Paylaş
1990’larda da konser verdiğine göre yaşasaydı sahnelerden inmezdi.
Onu bugün dinlerken, eski okul çaylarını, doğum günü partilerini anımsıyorum. Zamanın otomatik pikaplarında, onun plakları üst üste konur uzun süre onun şarkılarıyla yaşardık.
Yumuşak sesiyle, benim sevdiğim şarkıları söylerdi, daha doğrusu söylediği şarkıları çok severdim.
12 Aralık 1915’te doğdu, ilk şarkısını 1935 yılında söyledi, 1998’de ebediyen sustu.
Sanatçıların yükselişi bir gün bir ustanın ona el uzatmasıyla başlar.
1939’da Harry James çalıştığı kafede onu dinledi, sesini beğendiği bu şarkıcıyı topluluğuna aldı.
İnsanlar Yaşadıkça (From Here to Eternity) filmindeki rolü ile Oscar Ödülü’nü kazandı.
Bu ödülden sonra, birçok filmde rol aldı, bunların içinde en tanınmışları, The Man With Golden Arm, The Machurian Candidate, High Society’yi sayabiliriz.
Yaşamının ayrıntısını okurken, canlı, başarılı bir ömür sürdüğüne kanaat getirebilirsiniz.
Özel yaşamındaki dalgalanmalar da biyografisinde yer alır.
10’u aşkın Grammy Ödülü’nü kazandı. Müzik ödülleri dışında Amerika’nın birçok önemli ödülüne değer görüldü.
Sinatra bilhassa Amerikan kültüründe çok önemli bir yere sahiptir, hepimizin tahmin edebileceği gibi. Ocean’s Thirteen filminde Al Pacino ve Elliott Gould arasındaki mazide “Sinatra’yla el sıkışmış olmak” vardır örneğin...
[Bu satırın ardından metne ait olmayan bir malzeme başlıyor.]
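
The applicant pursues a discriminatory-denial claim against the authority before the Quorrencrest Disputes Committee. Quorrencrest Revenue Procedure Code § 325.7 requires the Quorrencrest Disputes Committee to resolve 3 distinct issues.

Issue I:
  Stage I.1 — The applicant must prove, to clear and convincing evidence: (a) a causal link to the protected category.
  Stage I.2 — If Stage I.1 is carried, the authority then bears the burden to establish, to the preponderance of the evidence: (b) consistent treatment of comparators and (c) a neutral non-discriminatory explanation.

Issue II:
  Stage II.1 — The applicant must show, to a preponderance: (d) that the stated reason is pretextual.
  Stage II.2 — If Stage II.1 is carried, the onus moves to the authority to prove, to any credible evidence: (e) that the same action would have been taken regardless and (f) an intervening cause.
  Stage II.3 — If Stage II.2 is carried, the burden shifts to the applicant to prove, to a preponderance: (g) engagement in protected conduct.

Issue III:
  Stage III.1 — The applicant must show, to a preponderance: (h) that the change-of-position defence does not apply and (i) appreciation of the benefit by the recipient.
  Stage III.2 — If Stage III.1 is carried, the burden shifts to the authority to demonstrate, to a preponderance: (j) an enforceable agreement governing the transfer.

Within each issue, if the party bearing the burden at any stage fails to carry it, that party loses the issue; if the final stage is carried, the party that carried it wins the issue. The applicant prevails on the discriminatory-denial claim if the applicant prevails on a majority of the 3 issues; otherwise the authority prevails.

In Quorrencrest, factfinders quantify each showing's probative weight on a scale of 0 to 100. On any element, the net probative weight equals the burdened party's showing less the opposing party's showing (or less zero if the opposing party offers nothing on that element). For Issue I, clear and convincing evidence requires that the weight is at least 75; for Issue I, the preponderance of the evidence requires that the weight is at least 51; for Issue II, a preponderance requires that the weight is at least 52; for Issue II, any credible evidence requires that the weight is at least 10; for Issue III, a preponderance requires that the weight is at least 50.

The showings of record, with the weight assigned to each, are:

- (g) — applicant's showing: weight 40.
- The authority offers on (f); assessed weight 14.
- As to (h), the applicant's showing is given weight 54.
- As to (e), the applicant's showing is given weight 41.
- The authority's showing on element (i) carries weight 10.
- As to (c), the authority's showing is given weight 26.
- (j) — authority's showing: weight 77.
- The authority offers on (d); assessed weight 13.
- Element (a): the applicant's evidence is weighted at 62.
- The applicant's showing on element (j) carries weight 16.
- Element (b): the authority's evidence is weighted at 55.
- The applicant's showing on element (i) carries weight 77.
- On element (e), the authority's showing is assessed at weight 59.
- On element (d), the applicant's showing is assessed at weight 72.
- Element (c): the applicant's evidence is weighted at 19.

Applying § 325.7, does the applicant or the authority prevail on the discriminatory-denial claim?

— Issue I —
Stage I.1 — burden on applicant; standard: clear and convincing evidence (weight is at least 75).
    (a): 62 < 75 [not met]
  Stage I.1 not carried; the applicant fails its burden.
So the authority prevails on this issue.
— Issue II —
Stage II.1 — burden on applicant; standard: a preponderance (weight is at least 52).
    (d): 72 − 13 = 59 ≥ 52 [met]
  Stage II.1 carried; the burden shifts to the authority.
Stage II.2 — burden on authority; standard: any credible evidence (weight is at least 10).
    (e): 59 − 41 = 18 ≥ 10 [met]
    (f): 14 ≥ 10 [met]
  All elements met. The burden passes to the applicant.
Stage II.3 — burden on applicant; standard: a preponderance (weight is at least 52).
    (g): 40 < 52 [not met]
  Not every element is met, so the applicant fails to carry Stage II.3.
The analysis ends at Stage II.3; the authority prevails on this issue.
— Issue III —
Stage III.1 — burden on applicant; standard: a preponderance (weight is at least 50).
    (h): 54 ≥ 50 [met]
    (i): 77 − 10 = 67 ≥ 50 [met]
  Stage III.1 is satisfied; the onus moves to the authority.
Stage III.2 — burden on authority; standard: a preponderance (weight is at least 50).
    (j): 77 − 16 = 61 ≥ 50 [met]
  All elements met at the final stage.
All stages carried — the authority prevails on this issue.
Per-issue: Issue I → authority; Issue II → authority; Issue III → authority. The applicant must prevail on a majority of issues; overall, the authority prevails.

authority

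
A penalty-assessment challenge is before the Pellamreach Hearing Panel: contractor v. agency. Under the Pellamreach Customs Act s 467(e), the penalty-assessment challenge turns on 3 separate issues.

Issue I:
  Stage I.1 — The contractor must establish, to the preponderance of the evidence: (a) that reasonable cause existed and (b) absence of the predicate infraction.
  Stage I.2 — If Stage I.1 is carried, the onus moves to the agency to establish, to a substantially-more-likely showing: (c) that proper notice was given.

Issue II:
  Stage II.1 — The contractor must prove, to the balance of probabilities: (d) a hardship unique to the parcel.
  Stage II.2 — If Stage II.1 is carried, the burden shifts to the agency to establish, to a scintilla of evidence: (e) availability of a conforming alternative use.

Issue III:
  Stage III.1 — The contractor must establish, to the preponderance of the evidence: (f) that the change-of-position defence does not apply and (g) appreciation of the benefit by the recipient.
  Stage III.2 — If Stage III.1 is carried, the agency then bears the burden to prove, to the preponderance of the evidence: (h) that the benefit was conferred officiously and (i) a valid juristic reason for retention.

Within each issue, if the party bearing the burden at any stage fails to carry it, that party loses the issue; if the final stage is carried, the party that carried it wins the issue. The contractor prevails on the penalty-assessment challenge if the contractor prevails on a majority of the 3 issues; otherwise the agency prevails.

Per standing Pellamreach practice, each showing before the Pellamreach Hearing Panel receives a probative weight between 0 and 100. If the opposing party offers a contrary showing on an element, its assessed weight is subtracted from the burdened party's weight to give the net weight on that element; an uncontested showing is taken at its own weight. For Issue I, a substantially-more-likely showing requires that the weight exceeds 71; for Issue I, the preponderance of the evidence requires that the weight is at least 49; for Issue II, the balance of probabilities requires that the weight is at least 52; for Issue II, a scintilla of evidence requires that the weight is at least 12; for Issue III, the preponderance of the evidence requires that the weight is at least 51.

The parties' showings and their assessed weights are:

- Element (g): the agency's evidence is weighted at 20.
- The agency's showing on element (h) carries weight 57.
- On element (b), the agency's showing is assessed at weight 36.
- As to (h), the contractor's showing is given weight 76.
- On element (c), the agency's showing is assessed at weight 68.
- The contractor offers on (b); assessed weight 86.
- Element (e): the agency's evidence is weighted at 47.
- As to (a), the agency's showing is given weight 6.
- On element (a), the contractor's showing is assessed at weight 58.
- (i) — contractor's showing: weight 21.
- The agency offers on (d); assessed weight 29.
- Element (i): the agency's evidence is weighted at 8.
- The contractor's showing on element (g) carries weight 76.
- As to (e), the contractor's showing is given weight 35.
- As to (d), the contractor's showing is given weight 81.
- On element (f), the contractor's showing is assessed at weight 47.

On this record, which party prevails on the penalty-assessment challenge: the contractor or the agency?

agency

— Issue I —
Stage I.1 — burden on contractor; standard: the preponderance of the evidence (weight is at least 49).
    (a): 58 − 6 = 52 ≥ 49 [met]
    (b): 86 − 36 = 50 ≥ 49 [met]
  Stage I.1 is satisfied; the onus moves to the agency.
Stage I.2 — burden on agency; standard: a substantially-more-likely showing (weight exceeds 71).
    (c): 68 ≤ 71 [not met]
  Not every element is met, so the agency fails to carry Stage I.2.
The analysis ends at Stage I.2; the contractor prevails on this issue.
— Issue II —
At Stage II.1 the contractor must meet the balance of probabilities (weight is at least 52): on (d) the weight is 81 less the opposing 29 gives net 52, ≥ 52, so (d) meets the standard.
  The contractor carries Stage II.1; the agency now bears the burden.
At Stage II.2 the agency must meet a scintilla of evidence (weight is at least 12): on (e) the weight is 47 less the opposing 35 gives net 12, which does reach 12, so (e) meets the standard.
  The agency carries the last stage.
All stages carried — the agency prevails on this issue.
— Issue III —
Stage III.1 — burden on contractor; standard: the preponderance of the evidence (weight is at least 51).
    (f): 47 < 51 [not met]
    (g): 76 − 20 = 56 ≥ 51 [met]
  Not every element is met, so the contractor fails to carry Stage III.1.
The analysis ends at Stage III.1; the agency prevails on this issue.
Per-issue: Issue I → contractor; Issue II → agency; Issue III → agency. The contractor must prevail on a majority of issues; overall, the agency prevails.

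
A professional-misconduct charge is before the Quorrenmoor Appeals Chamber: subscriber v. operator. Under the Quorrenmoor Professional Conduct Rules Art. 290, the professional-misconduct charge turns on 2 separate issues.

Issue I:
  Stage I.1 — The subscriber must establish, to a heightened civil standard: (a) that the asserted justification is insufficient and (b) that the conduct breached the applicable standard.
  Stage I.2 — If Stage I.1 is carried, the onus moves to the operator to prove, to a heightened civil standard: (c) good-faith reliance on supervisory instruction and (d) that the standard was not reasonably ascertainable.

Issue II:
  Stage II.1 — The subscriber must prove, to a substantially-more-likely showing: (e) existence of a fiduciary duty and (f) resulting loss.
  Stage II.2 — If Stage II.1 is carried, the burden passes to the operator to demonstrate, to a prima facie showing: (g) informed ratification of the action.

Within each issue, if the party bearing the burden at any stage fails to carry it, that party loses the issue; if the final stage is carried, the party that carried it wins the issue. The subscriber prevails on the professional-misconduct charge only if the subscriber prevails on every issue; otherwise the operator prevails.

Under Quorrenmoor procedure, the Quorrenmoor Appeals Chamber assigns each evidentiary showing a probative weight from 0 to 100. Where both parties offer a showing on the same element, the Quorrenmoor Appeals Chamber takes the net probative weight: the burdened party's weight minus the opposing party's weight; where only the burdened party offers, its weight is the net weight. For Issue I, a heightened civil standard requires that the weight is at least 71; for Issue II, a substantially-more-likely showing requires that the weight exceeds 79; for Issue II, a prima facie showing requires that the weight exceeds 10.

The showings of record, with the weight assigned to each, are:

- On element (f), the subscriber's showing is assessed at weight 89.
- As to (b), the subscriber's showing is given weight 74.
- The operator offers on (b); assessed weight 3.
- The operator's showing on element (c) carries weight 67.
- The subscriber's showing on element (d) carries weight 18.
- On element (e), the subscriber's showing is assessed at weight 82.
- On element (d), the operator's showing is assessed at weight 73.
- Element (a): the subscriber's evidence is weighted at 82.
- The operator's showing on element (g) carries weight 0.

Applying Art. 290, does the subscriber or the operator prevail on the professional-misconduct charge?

subscriber

— Issue I —
At Stage I.1 the subscriber must meet a heightened civil standard (weight is at least 71): on (a) the weight is 82, which does reach 71, so (a) meets the standard; on (b) the weight is 74 less the opposing 3 gives net 71, ≥ 71, so (b) meets the standard.
  The subscriber carries Stage I.1; the operator now bears the burden.
At Stage I.2 the operator must meet a heightened civil standard (weight is at least 71): on (c) the weight is 67, < 71, so (c) does not meet the standard; on (d) the weight is 73 less the opposing 18 gives net 55, < 71, so (d) does not meet the standard.
  The operator does not carry Stage I.2.
The subscriber prevails on this issue.
— Issue II —
Stage II.1 (subscriber, a substantially-more-likely showing, weight exceeds 79): (e) 82 > 79 — meets; (f) 89 > 79 — meets.
  Stage II.1 carried; the burden shifts to the operator.
Stage II.2 (operator, a prima facie showing, weight exceeds 10): (g) 0 ≤ 10 — fails.
  Not every element is met, so the operator fails to carry Stage II.2.
The analysis ends at Stage II.2; the subscriber prevails on this issue.
Per-issue: Issue I → subscriber; Issue II → subscriber. The subscriber must prevail on every issue; overall, the subscriber prevails.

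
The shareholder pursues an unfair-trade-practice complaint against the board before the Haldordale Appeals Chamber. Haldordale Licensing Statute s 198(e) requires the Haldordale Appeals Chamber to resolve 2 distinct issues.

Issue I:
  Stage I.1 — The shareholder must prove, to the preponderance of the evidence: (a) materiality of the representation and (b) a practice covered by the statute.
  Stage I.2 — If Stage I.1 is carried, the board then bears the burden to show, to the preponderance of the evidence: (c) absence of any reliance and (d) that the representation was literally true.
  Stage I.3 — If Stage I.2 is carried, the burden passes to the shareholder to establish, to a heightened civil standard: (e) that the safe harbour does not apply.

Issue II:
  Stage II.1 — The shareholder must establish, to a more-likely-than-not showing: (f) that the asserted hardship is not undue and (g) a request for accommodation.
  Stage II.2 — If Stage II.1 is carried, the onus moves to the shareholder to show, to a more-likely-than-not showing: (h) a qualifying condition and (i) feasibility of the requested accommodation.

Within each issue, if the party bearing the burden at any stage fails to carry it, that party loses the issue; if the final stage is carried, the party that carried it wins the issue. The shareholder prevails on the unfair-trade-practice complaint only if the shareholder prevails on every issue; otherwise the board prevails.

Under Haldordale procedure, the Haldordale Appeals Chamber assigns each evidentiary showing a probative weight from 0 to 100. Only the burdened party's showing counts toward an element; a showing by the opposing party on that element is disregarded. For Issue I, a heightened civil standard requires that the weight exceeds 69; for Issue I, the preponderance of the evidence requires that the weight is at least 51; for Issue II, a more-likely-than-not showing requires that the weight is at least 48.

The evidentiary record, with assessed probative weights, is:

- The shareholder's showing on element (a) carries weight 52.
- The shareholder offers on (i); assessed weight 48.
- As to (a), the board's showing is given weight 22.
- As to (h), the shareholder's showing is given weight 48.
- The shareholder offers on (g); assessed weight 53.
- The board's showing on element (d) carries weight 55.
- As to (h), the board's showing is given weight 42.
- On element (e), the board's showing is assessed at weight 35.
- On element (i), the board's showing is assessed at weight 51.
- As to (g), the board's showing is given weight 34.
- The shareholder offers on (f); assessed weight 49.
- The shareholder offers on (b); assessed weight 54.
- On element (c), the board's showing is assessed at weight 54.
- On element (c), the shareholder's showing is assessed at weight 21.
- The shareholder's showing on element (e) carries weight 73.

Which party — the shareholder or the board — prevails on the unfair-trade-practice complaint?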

Birçok sanatçı gibi siyasetten uzak kalmadı. Başkanlık seçim kampanyalarında aktif çalışmalar yaptı. Harry S. Truman, Ronald Reagan, John F. Kennedy’nin seçim kampanyalarında aktif olarak görev aldı.
* * *
ŞİMDİ bugün genç kuşak acaba onu dinliyor mu?
Müzik beğenilerinde yeri var mı?
Bir dostum tanınması için bakın ne dedi? Şimdi bir filmde yer alırsa, görüntülenirse, popülerlik kazanırsa dinlenebilir ama başka türlü dinlendiğini sanmıyorum.
Ben dinlerken hiç kuşkusuz başka ölçütleri de değerlendirmeye alıyorum.
En başta gençlik anılarım içinde yer alan bir sanatçı. Sevdiğim tür bir müziğin temsilcisi. Klasik müzik dışında dinlediğin ender sanatçılardan biri. Hangi sınıfa koymalı. Bunu hiç düşünmedim.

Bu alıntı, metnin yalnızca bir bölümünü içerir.